Research on genetic variation in Africa will surely help Africans better understand their health problems. But a reference that encompasses all of human genetic diversity will help everyone in the world, Wonkam says. Already, new drugs to lower cholesterol and other medical advances have come from studying the DNA of people of African descent.
Filling the gaps
Although Wonkam’s proposal may solve the problem of genetic diversity, it does not necessarily address the gaps in the existing reference genome.
The current reference genome was made by fitting small strings of DNA like thousands of small pieces of puzzles. In some parts of the genome, the DNA sequence is repeated over and over again, producing virtually identical puzzle pieces. It’s hard to know exactly where all those pieces go and how many repetitions there are. Thus, some repetitive pieces were left out, leaving holes in the finished puzzle.
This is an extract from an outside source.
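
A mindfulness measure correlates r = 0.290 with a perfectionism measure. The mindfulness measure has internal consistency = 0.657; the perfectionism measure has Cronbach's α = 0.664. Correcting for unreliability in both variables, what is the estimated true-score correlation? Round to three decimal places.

r_true = r_obs / √(r_xx · r_yy) = 0.290 / √(0.657 × 0.664) = 0.290 / √0.436248 = 0.290 / 0.6605 ≈ 0.439.

0.439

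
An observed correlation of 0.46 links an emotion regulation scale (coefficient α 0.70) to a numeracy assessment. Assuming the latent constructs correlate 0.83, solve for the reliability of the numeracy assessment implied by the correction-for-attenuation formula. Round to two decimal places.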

This can create problems, Wang says. For example, doctors can sequence a patient's DNA and find a genetic variant that they suspect may cause a health problem. But if the suspicious DNA is not listed in the current reference, there is no way to know if the variant is harmful or not.
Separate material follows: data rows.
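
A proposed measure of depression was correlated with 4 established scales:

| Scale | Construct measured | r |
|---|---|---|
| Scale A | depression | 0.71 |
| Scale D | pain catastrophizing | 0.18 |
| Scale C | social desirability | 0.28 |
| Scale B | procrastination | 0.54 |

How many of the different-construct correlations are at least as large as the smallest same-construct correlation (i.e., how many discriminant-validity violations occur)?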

“It’s time to fully address this problem (with) the limitations of the current set of the human genome,” says Wang. To do this, Wang and other scientists from the Human Pangenoma Reference Consortium will use a new DNA decipherment technology, called long-range sequencing or long-reading, to read each human chromosome from end to end.
In 2020, researchers reported the first completely complete sequence of a human chromosome, the X chromosome. That effort closed 29 gaps in that chromosome's reference sequence, including 3.1 million bases spanning the centromere, the part of the chromosome important to separate. chromosomes during cell division, the researchers reported on July 14 in Nature. Learning more about centromeres can help researchers understand why chromosome splitting sometimes goes wrong, causing cancer or genetic diseases like Down syndrome.
That initial success suggests that long-read sequencing technology can fill gaps in the reference genome and help find the missing 10 percent of DNA. The pangenoma team hopes to gather complete genomes for 350 people around the world.
And when he says complete, Wang means complete. The reference genome contains more than 3 billion bases of DNA, but human cells have more than 6 billion bases. The discrepancy comes from representing only one set of chromosomes instead of the two sets that people actually inherit, one from each parent.
This is because when DNA was originally sequenced with a person’s DNA cut into small pieces to reassemble later, there was no way to distinguish which fragment came from a person’s mother’s inherited chromosome from the father’s inherited chromosome. So it all came down to one.
But by sequencing each chromosome in its entirety, researchers will be able to construct a complete picture of a person’s genome, including determining exactly what came from each parent. Such complete imaging may allow researchers to better follow inheritance patterns and trace the genetic source of disease more easily.
Investing in a better reference genome will also have great benefits in other ways, Wonkam says. The Human Genome Project spent $ 3.8 billion building the existing benchmark. That investment has not only advanced genetic medicine, but also led to advances in the study of infectious diseases, friendly microbes, and other areas of biomedical research.
Having a truly complete reference genome will be even more of a blessing, Wonkam predicts. It is estimated that the 10-year project to sequence the DNA of 3 million Africans will cost about $ 450 million a year. But "we're going to make a singular profit, globally, far beyond (cost)."